German poet and bookseller (1832–1898)

Hugo Alexander Oelbermann (or Ölbermann; 4 October 1832 – 1898) was a German poet and bookseller. His pseudonyms were Hugo von Müllenbach, Ernst Thränenlacher, and Nath. Faust.

== Life ==
Oelbermann was born on 4 October 1832 in Müllenbach, Marienheide, Germany, the son of pastor Friedrich Oelbermann and Marianne von Wenckstern (née Komp). The writer and journalist Otto von Wenckstern was his stepbrother.

Hugo received his education at a boys' boarding school and at a rector's school in Gummersbach.

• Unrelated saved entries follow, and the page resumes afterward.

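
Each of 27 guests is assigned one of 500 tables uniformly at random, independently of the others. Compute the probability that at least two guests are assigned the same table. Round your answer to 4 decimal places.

0.5107

It's easier to compute the probability that all 27 are distinct.
P(all distinct) = 500/500 · 499/500 · ··· · 474/500 ≈ 0.4893.
So the probability of at least one match is 1 − 0.4893 = 0.5107.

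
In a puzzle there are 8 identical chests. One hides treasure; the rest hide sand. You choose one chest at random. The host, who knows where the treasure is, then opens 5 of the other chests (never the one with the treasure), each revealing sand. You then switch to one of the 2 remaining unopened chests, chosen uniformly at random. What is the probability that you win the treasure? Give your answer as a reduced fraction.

Your original chest holds the treasure with probability 1/8, so the other 7 collectively hold it with probability 7/8.
The host can always find 5 empty chests to open, so the reveals don't change that 7/8; it is now spread over the 2 remaining unopened chests.
P(win by switching) = (7/8) · (1/2) = 7/16.

7/16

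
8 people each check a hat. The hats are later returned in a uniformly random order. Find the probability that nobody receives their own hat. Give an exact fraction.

This is the derangement probability: permutations of 8 with no fixed point.
D(8) = 8! · (1 − 1/1! + 1/2! − ··· + (−1)^8/8!) = 14833.
P = 14833/40320 = 2119/5760.

2119/5760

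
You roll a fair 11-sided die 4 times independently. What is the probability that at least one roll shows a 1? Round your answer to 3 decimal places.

0.317

P(no roll shows a 1) = (10/11)^4 ≈ 0.683.
P(at least one) = 1 − 0.683 = 0.317.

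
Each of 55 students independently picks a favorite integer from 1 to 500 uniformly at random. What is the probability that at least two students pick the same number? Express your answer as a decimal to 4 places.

0.9542

It's easier to compute the probability that all 55 are distinct.
P(all distinct) = 500/500 · 499/500 · ··· · 446/500 ≈ 0.0458.
So the probability of at least one match is 1 − 0.0458 = 0.9542.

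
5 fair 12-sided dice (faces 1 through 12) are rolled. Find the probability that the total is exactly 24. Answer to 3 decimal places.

0.029

There are 12^5 = 248832 equally likely outcomes.
The number of ordered 5-tuples from {1,…,12} summing to 24 is 7205.
P(sum = 24) = 7205/248832 ≈ 0.029.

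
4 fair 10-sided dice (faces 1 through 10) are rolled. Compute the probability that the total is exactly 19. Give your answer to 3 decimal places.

0.059

There are 10^4 = 10000 equally likely outcomes.
The number of ordered 4-tuples from {1,…,10} summing to 19 is 592.
P(sum = 19) = 592/10000 = 37/625 ≈ 0.059.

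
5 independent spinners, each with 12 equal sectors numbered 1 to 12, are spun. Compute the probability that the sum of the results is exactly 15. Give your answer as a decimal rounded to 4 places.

0.0040

There are 12^5 = 248832 equally likely outcomes.
The number of ordered 5-tuples from {1,…,12} summing to 15 is 1001.
P(sum = 15) = 1001/248832 ≈ 0.0040.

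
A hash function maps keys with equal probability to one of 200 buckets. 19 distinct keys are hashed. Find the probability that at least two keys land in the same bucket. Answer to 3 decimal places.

It's easier to compute the probability that all 19 are distinct.
P(all distinct) = 200/200 · 199/200 · ··· · 182/200 ≈ 0.414.
So the probability of at least one match is 1 − 0.414 = 0.586.

0.586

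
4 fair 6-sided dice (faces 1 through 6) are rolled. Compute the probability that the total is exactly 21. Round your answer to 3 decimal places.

0.015

There are 6^4 = 1296 equally likely outcomes.
The number of ordered 4-tuples from {1,…,6} summing to 21 is 20.
P(sum = 21) = 20/1296 = 5/324 ≈ 0.015.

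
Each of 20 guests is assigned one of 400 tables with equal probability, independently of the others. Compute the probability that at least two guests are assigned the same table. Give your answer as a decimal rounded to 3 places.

It's easier to compute the probability that all 20 are distinct.
P(all distinct) = 400/400 · 399/400 · ··· · 381/400 ≈ 0.617.
So the probability of at least one match is 1 − 0.617 = 0.383.

0.383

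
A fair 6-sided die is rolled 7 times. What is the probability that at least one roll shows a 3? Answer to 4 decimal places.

0.7209

P(no roll shows a 3) = (5/6)^7 ≈ 0.2791.
P(at least one) = 1 − 0.2791 = 0.7209.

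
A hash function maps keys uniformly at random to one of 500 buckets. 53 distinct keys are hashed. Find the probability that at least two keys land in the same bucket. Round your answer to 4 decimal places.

It's easier to compute the probability that all 53 are distinct.
P(all distinct) = 500/500 · 499/500 · ··· · 448/500 ≈ 0.0574.
So the probability of at least one match is 1 − 0.0574 = 0.9426.

0.9426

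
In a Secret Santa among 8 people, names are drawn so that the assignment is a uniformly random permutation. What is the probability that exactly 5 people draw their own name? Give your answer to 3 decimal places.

Choose which 5 of the 8 are fixed: C(8,5) = 56 ways.
The remaining 3 must have no fixed point: D(3) = 2.
P = 56·2/40320 = 1/360 ≈ 0.003.

0.003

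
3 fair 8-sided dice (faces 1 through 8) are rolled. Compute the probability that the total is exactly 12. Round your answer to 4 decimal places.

There are 8^3 = 512 equally likely outcomes.
The number of ordered 3-tuples from {1,…,8} summing to 12 is 46.
P(sum = 12) = 46/512 = 23/256 ≈ 0.0898.

0.0898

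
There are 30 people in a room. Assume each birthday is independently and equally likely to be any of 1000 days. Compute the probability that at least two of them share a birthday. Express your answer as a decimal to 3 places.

It's easier to compute the probability that all 30 are distinct.
P(all distinct) = 1000/1000 · 999/1000 · ··· · 971/1000 ≈ 0.644.
So the probability of at least one match is 1 − 0.644 = 0.356.

0.356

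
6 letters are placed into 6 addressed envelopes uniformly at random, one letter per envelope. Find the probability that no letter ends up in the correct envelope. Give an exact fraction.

This is the derangement probability: permutations of 6 with no fixed point.
D(6) = 6! · (1 − 1/1! + 1/2! − ··· + (−1)^6/6!) = 265.
P = 265/720 = 53/144.

53/144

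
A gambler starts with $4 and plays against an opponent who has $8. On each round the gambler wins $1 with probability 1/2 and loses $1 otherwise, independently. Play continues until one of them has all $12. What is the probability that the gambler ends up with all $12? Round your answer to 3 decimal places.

With a fair step, P(i) = ½P(i−1) + ½P(i+1) with P(0)=0, P(12)=1 has the linear solution P(i) = i/12.
P(4) = 4/12 = 1/3 ≈ 0.333.

0.333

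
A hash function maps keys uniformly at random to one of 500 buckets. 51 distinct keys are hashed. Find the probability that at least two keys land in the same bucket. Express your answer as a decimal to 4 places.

0.9287

It's easier to compute the probability that all 51 are distinct.
P(all distinct) = 500/500 · 499/500 · ··· · 450/500 ≈ 0.0713.
So the probability of at least one match is 1 − 0.0713 = 0.9287.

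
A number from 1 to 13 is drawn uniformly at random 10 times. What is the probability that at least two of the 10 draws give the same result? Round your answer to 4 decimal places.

P(all 10 different) = 13/13 · 12/13 · ··· · 4/13 ≈ 0.0075.
P(at least two equal) = 1 − 0.0075 = 0.9925.

0.9925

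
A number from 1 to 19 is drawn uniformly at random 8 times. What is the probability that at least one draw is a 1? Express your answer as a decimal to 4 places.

P(no draw is a 1) = (18/19)^8 ≈ 0.6489.
P(at least one) = 1 − 0.6489 = 0.3511.

0.3511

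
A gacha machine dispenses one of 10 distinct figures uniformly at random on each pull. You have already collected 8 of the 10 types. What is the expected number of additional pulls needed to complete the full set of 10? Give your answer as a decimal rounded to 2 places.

15.00

Starting from 8 distinct types, each trial gives a new one with probability (10−i)/10 when i types are held, so the wait for the next new type is 10/(10−i).
E = 10/2 + 10/1 = 15 ≈ 15.00.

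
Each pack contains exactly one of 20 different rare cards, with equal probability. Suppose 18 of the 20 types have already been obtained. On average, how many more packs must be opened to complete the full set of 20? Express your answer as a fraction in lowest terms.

30

Starting from 18 distinct types, each trial gives a new one with probability (20−i)/20 when i types are held, so the wait for the next new type is 20/(20−i).
E = 20/2 + 20/1 = 30.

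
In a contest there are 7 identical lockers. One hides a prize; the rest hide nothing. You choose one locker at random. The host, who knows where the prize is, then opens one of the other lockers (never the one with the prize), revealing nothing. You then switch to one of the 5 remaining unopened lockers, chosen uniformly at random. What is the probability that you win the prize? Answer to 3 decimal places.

0.171

Your original locker holds the prize with probability 1/7, so the other 6 collectively hold it with probability 6/7.
The host can always find an empty locker to open, so this doesn't change that 6/7; it is now spread over the 5 remaining unopened lockers.
P(win by switching) = (6/7) · (1/5) = 6/35 ≈ 0.171.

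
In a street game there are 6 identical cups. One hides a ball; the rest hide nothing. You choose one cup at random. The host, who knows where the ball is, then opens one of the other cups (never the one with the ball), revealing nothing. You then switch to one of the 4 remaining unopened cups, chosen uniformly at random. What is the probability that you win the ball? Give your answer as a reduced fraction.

5/24

Your original cup holds the ball with probability 1/6, so the other 5 collectively hold it with probability 5/6.
The host can always find an empty cup to open, so this doesn't change that 5/6; it is now spread over the 4 remaining unopened cups.
P(win by switching) = (5/6) · (1/4) = 5/24.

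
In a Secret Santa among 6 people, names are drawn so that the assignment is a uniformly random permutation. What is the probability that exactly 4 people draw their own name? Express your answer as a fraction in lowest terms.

1/48

Choose which 4 of the 6 are fixed: C(6,4) = 15 ways.
The remaining 2 must have no fixed point: D(2) = 1.
P = 15·1/720 = 1/48.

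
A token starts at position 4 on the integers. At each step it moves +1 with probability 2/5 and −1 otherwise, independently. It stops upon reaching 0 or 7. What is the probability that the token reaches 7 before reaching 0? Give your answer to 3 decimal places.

Let r = q/p = (3/5)/(2/5) = 3/2. The recurrence P(i) = p·P(i+1) + q·P(i−1) with P(0)=0, P(7)=1 gives P(i) = (1 − r^i)/(1 − r^7).
P(4) = (1 − (3/2)^4) / (1 − (3/2)^7) = 520/2059 ≈ 0.253.

0.253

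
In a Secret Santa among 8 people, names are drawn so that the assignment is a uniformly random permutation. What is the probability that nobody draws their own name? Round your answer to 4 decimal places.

0.3679

This is the derangement probability: permutations of 8 with no fixed point.
D(8) = 8! · (1 − 1/1! + 1/2! − ··· + (−1)^8/8!) = 14833.
P = 14833/40320 = 2119/5760 ≈ 0.3679.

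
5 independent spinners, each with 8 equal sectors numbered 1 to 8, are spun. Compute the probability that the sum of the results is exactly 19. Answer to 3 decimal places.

There are 8^5 = 32768 equally likely outcomes.
The number of ordered 5-tuples from {1,…,8} summing to 19 is 2010.
P(sum = 19) = 2010/32768 = 1005/16384 ≈ 0.061.

0.061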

In 1848, he went to Barmen to apprentice under Wilhelm Langewiesche (b. 1807) as a bookseller. In Barmen, he met the poets Emil Rittershaus and Carl Siebel, with whom he founded the Wuppertal poets' circle.

Later, after 1853, he worked as a bookseller in Königsberg, Gotha, Zurich, and Leipzig. In Leipzig, he also wrote for Die Gartenlaube magazine. On 19 October 1859, he asked Siebel to inquire with Friedrich Engels or Karl Marx whether they could financially support him.

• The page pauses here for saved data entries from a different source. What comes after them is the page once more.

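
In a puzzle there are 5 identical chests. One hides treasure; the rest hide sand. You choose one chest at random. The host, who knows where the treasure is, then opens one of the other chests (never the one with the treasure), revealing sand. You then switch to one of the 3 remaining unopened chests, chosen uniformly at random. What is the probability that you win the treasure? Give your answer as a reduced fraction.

4/15

Your original chest holds the treasure with probability 1/5, so the other 4 collectively hold it with probability 4/5.
The host can always find an empty chest to open, so this doesn't change that 4/5; it is now spread over the 3 remaining unopened chests.
P(win by switching) = (4/5) · (1/3) = 4/15.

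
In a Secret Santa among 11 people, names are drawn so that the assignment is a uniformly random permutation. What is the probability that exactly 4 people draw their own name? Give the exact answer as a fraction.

Choose which 4 of the 11 are fixed: C(11,4) = 330 ways.
The remaining 7 must have no fixed point: D(7) = 1854.
P = 330·1854/39916800 = 103/6720.

103/6720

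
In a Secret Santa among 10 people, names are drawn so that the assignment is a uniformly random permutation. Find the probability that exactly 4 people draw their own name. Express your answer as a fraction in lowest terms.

53/3456

Choose which 4 of the 10 are fixed: C(10,4) = 210 ways.
The remaining 6 must have no fixed point: D(6) = 265.
P = 210·265/3628800 = 53/3456.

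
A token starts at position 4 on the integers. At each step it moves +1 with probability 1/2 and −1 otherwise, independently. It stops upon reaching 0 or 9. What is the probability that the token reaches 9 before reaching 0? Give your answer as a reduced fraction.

4/9

With a fair step, P(i) = ½P(i−1) + ½P(i+1) with P(0)=0, P(9)=1 has the linear solution P(i) = i/9.
P(4) = 4/9.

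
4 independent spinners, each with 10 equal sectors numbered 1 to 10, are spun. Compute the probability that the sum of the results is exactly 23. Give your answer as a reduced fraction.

There are 10^4 = 10000 equally likely outcomes.
The number of ordered 4-tuples from {1,…,10} summing to 23 is 660.
P(sum = 23) = 660/10000 = 33/500.

33/500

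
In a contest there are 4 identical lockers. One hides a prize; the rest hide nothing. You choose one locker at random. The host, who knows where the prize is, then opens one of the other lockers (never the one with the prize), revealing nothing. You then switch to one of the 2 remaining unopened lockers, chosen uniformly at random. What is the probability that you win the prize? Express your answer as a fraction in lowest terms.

Your original locker holds the prize with probability 1/4, so the other 3 collectively hold it with probability 3/4.
The host can always find an empty locker to open, so this doesn't change that 3/4; it is now spread over the 2 remaining unopened lockers.
P(win by switching) = (3/4) · (1/2) = 3/8.

3/8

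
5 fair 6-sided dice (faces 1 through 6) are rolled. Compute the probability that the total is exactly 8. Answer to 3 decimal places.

0.005

There are 6^5 = 7776 equally likely outcomes.
The number of ordered 5-tuples from {1,…,6} summing to 8 is 35.
P(sum = 8) = 35/7776 ≈ 0.005.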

In 1866, he helped to provision a statue for the tomb of Friederike Brion, made by the sculptor Wilhelm Hornberger. Oelbermann is said to have joined the "Young Germanic School" at one point, as stated in a publication about Marie von Ebner-Eschenbach. In 1882, he founded the short-lived Bonner Montagsblatt (Bonn Monday Journal), which became a publishing house a few months later under the name Das Alte Blatt (The Old Leaf).

Oelbermann died in 1898 in Bad Godesberg, Bonn, and was buried on November 2, 1898, in the Castle Cemetery.

== Legacy ==
His poem "Maienglöcklein" was set to music by Paul Hindermann. His poem "O säh ich auf der Heide dort" was set to music by Franz Neuhofer in his unpublished Opus 25.

In the Kalliope Catalog, letters from him to Julius Campe, the J. G. Cotta’sche Buchhandlung (publishing house), Lorenz Diefenbach, Luise Förster (1794–1877), Karl Gutzkow, Hermann Kletke, Adolf Stern, and others are preserved.